Cette limitation ne devrait pas engendrer de concurrence déloyale entre les commerces qui bénéficieraient de cette mesure et les autres. «Les critères qui permettront de déterminer quels magasins profiteront de cette exception seront les mêmes à Zurich qu’à St-Moritz, Wengen ou Gstaad, résume Boris Zürcher. Or, nous n’avons constaté aucune problématique liée à une éventuelle concurrence déloyale ou distorsion de la concurrence dans les régions de montagne. Les commerces qui bénéficient de cette mesure ne desservent pas les mêmes segments de marché que ceux qui en sont exclus. Je ne crois pas que cela posera problème dans les villes.»

Tactique du salami

Travail.Suisse désapprouve néanmoins la révision de l’ordonnance, arguant que la fermeture des commerces le dimanche permet aujourd’hui de garantir un précieux temps libre en commun notamment pour les familles. «C’est un point très important pour nous. À cela s’ajoute que les zones touristiques urbaines pourraient aussi concurrencer d’autres formes de tourisme, les voyageurs ne pouvant pas à la fois faire du shopping à Genève et se promener en montagne», explique Adrian Wüthrich.

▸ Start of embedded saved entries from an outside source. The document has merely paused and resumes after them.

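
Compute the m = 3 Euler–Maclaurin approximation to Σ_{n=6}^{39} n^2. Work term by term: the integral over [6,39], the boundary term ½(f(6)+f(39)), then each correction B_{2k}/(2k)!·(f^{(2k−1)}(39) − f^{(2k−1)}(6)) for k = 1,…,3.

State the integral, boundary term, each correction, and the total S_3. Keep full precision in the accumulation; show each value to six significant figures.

The integral term ∫_6^39 x^2 dx = 19701.0.
½[f(6) + f(39)] = ½[36.0000 + 1521.00] = 778.500.
Integral + boundary = 20479.5.
Order-1 term: 1/12 · (78.0000 − 12.0000) = 5.50000.
Partial sum through k=1: 20485.0.
Order-2 term: −1/720 · (0.00000 − 0.00000) = 0.00000.
Partial sum through k=2: 20485.0.
Order-3 term: 1/30240 · (0.00000 − 0.00000) = 0.00000.

S_3 ≈ 20485.0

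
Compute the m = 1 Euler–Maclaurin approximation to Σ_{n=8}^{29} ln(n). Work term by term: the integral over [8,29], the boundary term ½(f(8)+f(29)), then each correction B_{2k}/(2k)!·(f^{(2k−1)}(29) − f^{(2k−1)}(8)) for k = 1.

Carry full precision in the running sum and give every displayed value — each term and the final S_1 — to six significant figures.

S_1 ≈ 62.7319

Integral: ∫_8^29 ln(x) dx = 60.0160.
Endpoint term: (f(8) + f(29))/2 = (2.07944 + 3.36730)/2 = 2.72337.
Integral + boundary = 62.7394.
Order-1 term: 1/12 · (0.0344828 − 0.125000) = -0.00754310.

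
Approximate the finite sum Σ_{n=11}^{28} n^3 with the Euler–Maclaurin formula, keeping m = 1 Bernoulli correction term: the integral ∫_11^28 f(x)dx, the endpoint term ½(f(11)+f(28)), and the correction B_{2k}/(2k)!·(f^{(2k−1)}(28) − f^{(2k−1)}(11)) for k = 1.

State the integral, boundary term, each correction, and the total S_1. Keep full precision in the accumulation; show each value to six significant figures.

S_1 ≈ 161811

The integral term ∫_11^28 x^3 dx = 150004.
Boundary: ½(f(11) + f(28)) = ½(1331.00 + 21952.0) = 11641.5.
So far: 161645.
Order-1 term: 1/12 · (2352.00 − 363.000) = 165.750.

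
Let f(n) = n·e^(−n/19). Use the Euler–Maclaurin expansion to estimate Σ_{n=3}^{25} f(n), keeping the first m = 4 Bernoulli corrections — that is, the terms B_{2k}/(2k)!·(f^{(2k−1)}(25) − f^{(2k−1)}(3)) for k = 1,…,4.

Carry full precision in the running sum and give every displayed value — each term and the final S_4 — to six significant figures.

Integral: ∫_3^25 x·e^(−x/19) dx = 132.679.
Endpoint term: (f(3) + f(25))/2 = (2.56182 + 6.70656)/2 = 4.63419.
Integral + boundary = 137.314.
Correction k=1: B_{2}/2! · (f^{(1)}(25) − f^{(1)}(3)) = 1/12 · (-0.0847145 − 0.719107) = -0.0669851.
Running total after k=1: 137.247.
Correction k=2: B_{4}/4! · (f^{(3)}(25) − f^{(3)}(3)) = −1/720 · (0.00125155 − 0.00672295) = 7.59917e-06.
Running total after k=2: 137.247.
Correction k=3: B_{6}/6! · (f^{(5)}(25) − f^{(5)}(3)) = 1/30240 · (7.58385e-06 − 3.17283e-05) = -7.98428e-10.
Running total after k=3: 137.247.
Correction k=4: B_{8}/8! · (f^{(7)}(25) − f^{(7)}(3)) = −1/1209600 · (3.24122e-08 − 1.24192e-07) = 7.58766e-14.

S_4 ≈ 137.247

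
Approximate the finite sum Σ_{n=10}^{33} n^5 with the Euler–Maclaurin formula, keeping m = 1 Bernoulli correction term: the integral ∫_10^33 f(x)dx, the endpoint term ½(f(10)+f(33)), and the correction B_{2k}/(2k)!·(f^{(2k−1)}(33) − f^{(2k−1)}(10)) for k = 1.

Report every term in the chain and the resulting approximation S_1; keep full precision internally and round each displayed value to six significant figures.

S_1 ≈ 2.35186e+08

∫_10^33 x^5 dx evaluates to 2.15078e+08.
½[f(10) + f(33)] = ½[100000 + 3.91354e+07] = 1.96177e+07.
Running total after boundary: 2.34696e+08.
k=1: B_{2}/(2)! × [f^{(1)}(33) − f^{(1)}(10)] = 1/12 × (5.92960e+06 − 50000.0) = 489967.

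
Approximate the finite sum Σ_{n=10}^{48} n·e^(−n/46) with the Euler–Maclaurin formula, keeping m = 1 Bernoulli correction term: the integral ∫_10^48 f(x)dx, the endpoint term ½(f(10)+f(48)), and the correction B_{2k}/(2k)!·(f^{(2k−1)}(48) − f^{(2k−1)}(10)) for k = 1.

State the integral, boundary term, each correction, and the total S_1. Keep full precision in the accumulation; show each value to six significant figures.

S_1 ≈ 562.080

Integral: ∫_10^48 x·e^(−x/46) dx = 549.657.
Boundary: ½(f(10) + f(48)) = ½(8.04615 + 16.9069) = 12.4765.
Running total after boundary: 562.134.
Order-1 term: 1/12 · (-0.0153142 − 0.629699) = -0.0537511.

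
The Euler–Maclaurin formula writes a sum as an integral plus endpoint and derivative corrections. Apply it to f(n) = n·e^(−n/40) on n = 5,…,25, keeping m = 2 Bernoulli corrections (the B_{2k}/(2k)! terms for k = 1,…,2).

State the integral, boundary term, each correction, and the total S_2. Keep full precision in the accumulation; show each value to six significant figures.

Integral: ∫_5^25 x·e^(−x/40) dx = 196.815.
Boundary: ½(f(5) + f(25)) = ½(4.41248 + 13.3815) = 8.89701.
So far: 205.712.
Order-1 term: 1/12 · (0.200723 − 0.772185) = -0.0476218.
After k=1: 205.664.
Order-2 term: −1/720 · (0.000794529 − 0.00158574) = 1.09890e-06.

S_2 ≈ 205.664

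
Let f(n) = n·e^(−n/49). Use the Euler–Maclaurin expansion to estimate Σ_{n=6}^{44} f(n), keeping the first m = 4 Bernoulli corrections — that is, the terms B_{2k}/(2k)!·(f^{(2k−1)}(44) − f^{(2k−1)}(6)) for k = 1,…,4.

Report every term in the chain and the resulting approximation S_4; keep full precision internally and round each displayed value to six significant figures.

S_4 ≈ 539.437

The integral term ∫_6^44 x·e^(−x/49) dx = 527.881.
Boundary: ½(f(6) + f(44)) = ½(5.30851 + 17.9256) = 11.6171.
So far: 539.498.
Correction k=1: B_{2}/2! · (f^{(1)}(44) − f^{(1)}(6)) = 1/12 · (0.0415715 − 0.776414) = -0.0612369.
Partial sum through k=1: 539.437.
Correction k=2: B_{4}/4! · (f^{(3)}(44) − f^{(3)}(6)) = −1/720 · (0.000356673 − 0.00106036) = 9.77338e-07.
Partial sum through k=2: 539.437.
Correction k=3: B_{6}/6! · (f^{(5)}(44) − f^{(5)}(6)) = 1/30240 · (2.89892e-07 − 7.48581e-07) = -1.51683e-11.
Partial sum through k=3: 539.437.
Correction k=4: B_{8}/8! · (f^{(7)}(44) − f^{(7)}(6)) = −1/1209600 · (1.79606e-10 − 4.39621e-10) = 2.14960e-16.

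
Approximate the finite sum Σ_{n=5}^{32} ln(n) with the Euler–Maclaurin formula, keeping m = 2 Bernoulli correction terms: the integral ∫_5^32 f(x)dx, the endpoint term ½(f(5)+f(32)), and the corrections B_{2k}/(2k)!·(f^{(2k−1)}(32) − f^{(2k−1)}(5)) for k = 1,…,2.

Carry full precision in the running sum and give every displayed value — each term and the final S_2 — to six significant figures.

Integral: ∫_5^32 ln(x) dx = 75.8564.
Endpoint term: (f(5) + f(32))/2 = (1.60944 + 3.46574)/2 = 2.53759.
So far: 78.3939.
Correction k=1: B_{2}/2! · (f^{(1)}(32) − f^{(1)}(5)) = 1/12 · (0.0312500 − 0.200000) = -0.0140625.
Running total after k=1: 78.3799.
Correction k=2: B_{4}/4! · (f^{(3)}(32) − f^{(3)}(5)) = −1/720 · (6.10352e-05 − 0.0160000) = 2.21375e-05.

S_2 ≈ 78.3799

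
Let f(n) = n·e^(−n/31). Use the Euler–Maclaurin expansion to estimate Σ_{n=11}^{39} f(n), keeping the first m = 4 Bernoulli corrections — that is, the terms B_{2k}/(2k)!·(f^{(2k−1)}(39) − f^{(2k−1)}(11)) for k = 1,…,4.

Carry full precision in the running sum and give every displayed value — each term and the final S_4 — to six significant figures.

Integral: ∫_11^39 x·e^(−x/31) dx = 296.353.
Boundary: ½(f(11) + f(39)) = ½(7.71415 + 11.0839) = 9.39905.
Running total after boundary: 305.752.
k=1: B_{2}/(2)! × [f^{(1)}(39) − f^{(1)}(11)] = 1/12 × (-0.0733429 − 0.452443) = -0.0438155.
Running total after k=1: 305.709.
k=2: B_{4}/(4)! × [f^{(3)}(39) − f^{(3)}(11)] = −1/720 × (0.000515155 − 0.00193030) = 1.96548e-06.
Running total after k=2: 305.709.
k=3: B_{6}/(6)! × [f^{(5)}(39) − f^{(5)}(11)] = 1/30240 × (1.15154e-06 − 3.52736e-06) = -7.85654e-11.
Running total after k=3: 305.709.
k=4: B_{8}/(8)! × [f^{(7)}(39) − f^{(7)}(11)] = −1/1209600 × (1.83873e-09 − 5.25087e-09) = 2.82088e-15.

S_4 ≈ 305.709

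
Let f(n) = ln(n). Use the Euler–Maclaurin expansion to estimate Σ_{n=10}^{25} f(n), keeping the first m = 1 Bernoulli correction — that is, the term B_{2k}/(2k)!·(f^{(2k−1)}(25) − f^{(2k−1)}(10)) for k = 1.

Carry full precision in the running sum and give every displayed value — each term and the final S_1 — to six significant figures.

S_1 ≈ 45.2018

∫_10^25 ln(x) dx evaluates to 42.4460.
Endpoint term: (f(10) + f(25))/2 = (2.30259 + 3.21888)/2 = 2.76073.
So far: 45.2068.
Order-1 term: 1/12 · (0.0400000 − 0.100000) = -0.00500000.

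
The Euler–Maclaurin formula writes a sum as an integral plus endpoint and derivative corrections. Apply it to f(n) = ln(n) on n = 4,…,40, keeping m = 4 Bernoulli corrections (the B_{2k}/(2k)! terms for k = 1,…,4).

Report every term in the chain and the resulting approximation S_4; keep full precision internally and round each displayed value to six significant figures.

∫_4^40 ln(x) dx evaluates to 106.010.
½[f(4) + f(40)] = ½[1.38629 + 3.68888] = 2.53759.
So far: 108.548.
Correction k=1: B_{2}/2! · (f^{(1)}(40) − f^{(1)}(4)) = 1/12 · (0.0250000 − 0.250000) = -0.0187500.
Running total after k=1: 108.529.
Correction k=2: B_{4}/4! · (f^{(3)}(40) − f^{(3)}(4)) = −1/720 · (3.12500e-05 − 0.0312500) = 4.33594e-05.
Running total after k=2: 108.529.
Correction k=3: B_{6}/6! · (f^{(5)}(40) − f^{(5)}(4)) = 1/30240 · (2.34375e-07 − 0.0234375) = -7.75042e-07.
Running total after k=3: 108.529.
Correction k=4: B_{8}/8! · (f^{(7)}(40) − f^{(7)}(4)) = −1/1209600 · (4.39453e-09 − 0.0439453) = 3.63304e-08.

S_4 ≈ 108.529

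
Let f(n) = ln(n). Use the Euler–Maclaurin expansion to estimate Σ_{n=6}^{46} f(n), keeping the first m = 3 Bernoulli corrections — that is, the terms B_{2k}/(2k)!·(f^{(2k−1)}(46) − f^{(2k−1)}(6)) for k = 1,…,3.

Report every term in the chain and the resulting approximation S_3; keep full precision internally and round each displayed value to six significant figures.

S_3 ≈ 128.165

The integral term ∫_6^46 ln(x) dx = 125.367.
Endpoint term: (f(6) + f(46))/2 = (1.79176 + 3.82864)/2 = 2.81020.
Running total after boundary: 128.177.
Order-1 term: 1/12 · (0.0217391 − 0.166667) = -0.0120773.
Partial sum through k=1: 128.165.
Order-2 term: −1/720 · (2.05474e-05 − 0.00925926) = 1.28315e-05.
Partial sum through k=2: 128.165.
Order-3 term: 1/30240 · (1.16526e-07 − 0.00308642) = -1.02060e-07.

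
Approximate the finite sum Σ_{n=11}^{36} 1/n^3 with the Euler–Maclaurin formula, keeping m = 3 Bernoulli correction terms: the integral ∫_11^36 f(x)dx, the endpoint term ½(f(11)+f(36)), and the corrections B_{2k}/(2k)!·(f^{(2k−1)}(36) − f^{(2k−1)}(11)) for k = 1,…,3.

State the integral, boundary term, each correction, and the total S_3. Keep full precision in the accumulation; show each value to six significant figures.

∫_11^36 1/x^3 dx evaluates to 0.00374643.
Boundary: ½(f(11) + f(36)) = ½(0.000751315 + 2.14335e-05) = 0.000386374.
Integral + boundary = 0.00413280.
Order-1 term: 1/12 · (-1.78612e-06 − (-0.000204904)) = 1.69265e-05.
Partial sum through k=1: 0.00414973.
Order-2 term: −1/720 · (-2.75636e-08 − (-3.38684e-05)) = -4.70012e-08.
Partial sum through k=2: 0.00414968.
Order-3 term: 1/30240 · (-8.93265e-10 − (-1.17560e-05)) = 3.88727e-10.

S_3 ≈ 0.00414968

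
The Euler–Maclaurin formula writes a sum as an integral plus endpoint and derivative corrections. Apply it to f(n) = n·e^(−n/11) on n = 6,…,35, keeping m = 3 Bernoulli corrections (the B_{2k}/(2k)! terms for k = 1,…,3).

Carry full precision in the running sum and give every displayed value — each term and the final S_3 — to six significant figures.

∫_6^35 x·e^(−x/11) dx evaluates to 87.3770.
Boundary: ½(f(6) + f(35)) = ½(3.47747 + 1.45285) = 2.46516.
Integral + boundary = 89.8422.
Order-1 term: 1/12 · (-0.0905675 − 0.263445) = -0.0295010.
Running total after k=1: 89.8127.
Order-2 term: −1/720 · (-6.23743e-05 − 0.0117570) = 1.64158e-05.
Running total after k=2: 89.8127.
Order-3 term: 1/30240 · (5.15490e-06 − 0.000176338) = -5.66080e-09.

S_3 ≈ 89.8127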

L’idée d’une ouverture dominicale remonte à une initiative lancée en février 2021 par la directrice de l'économie publique zurichoise Carmen Walker Späh. La cheffe de l’économie du canton avait alors exigé que la Confédération autorise les employeurs des commerces de détail à faire travailler leurs salariés au moins huit dimanches durant cette année. Cette mesure visait à favoriser le tourisme urbain, particulièrement mis à mal pendant la pandémie. «Cet argument paraissait totalement pertinent durant cette période, poursuit Adrian Wüthrich. Nous estimons toutefois que cette mesure ne se justifie plus actuellement, le tourisme dans les villes étant revenu à la normale.»

En janvier 2022, les cantons de Zurich, Lucerne et du Tessin avaient également demandé à assouplir l’ordonnance concernant la fermeture dominicale. «C’est un débat perpétuel, dont l’objectif s’inscrit dans une tactique du salami. L’enjeu de chaque nouvelle proposition consiste à gagner progressivement du terrain. Il s’agit pour nous de lutter afin que le dimanche ne devienne pas un jour de travail normal.»

Compensations salariales

Les travailleurs concernés par le travail dominical devront bénéficier de compensations allant au-delà des périodes de repos compensatoire prévues par la Loi fédérale sur le travail (au moins 24 heures consécutives), mais aussi au-delà du supplément de salaire de 50% défini dans l’Ordonnance 1 relative à la Loi sur le travail. «Pour l’instant, la proposition indique simplement que la rémunération devra être plus élevée que celle mentionnée dans la Loi. Or, payer les salariés un centime de plus que les 50% supplémentaires déjà prévus garantirait déjà de respecter cette condition. Si le Conseil fédéral accepte la nouvelle ordonnance, ce point devra encore être clarifié», dit Adrian Wüthrich. Travail.Suisse évoque par ailleurs la possibilité de trouver un compromis qui convienne à tout le monde en profitant de cette occasion pour définir enfin des conditions collectives de travail pour toute la branche de la vente. «Les conventions collectives de travail permettraient notamment de régler la question des jours de congé.»

La branche du commerce de détail souhaiterait néanmoins étendre la possibilité d’ouvrir les dimanches à tous les magasins. «Le secteur dans son ensemble n’est pas satisfait de la proposition en l’état. Il se pourrait donc qu’il rejette l’ordonnance», conclut Adrian Wüthrich.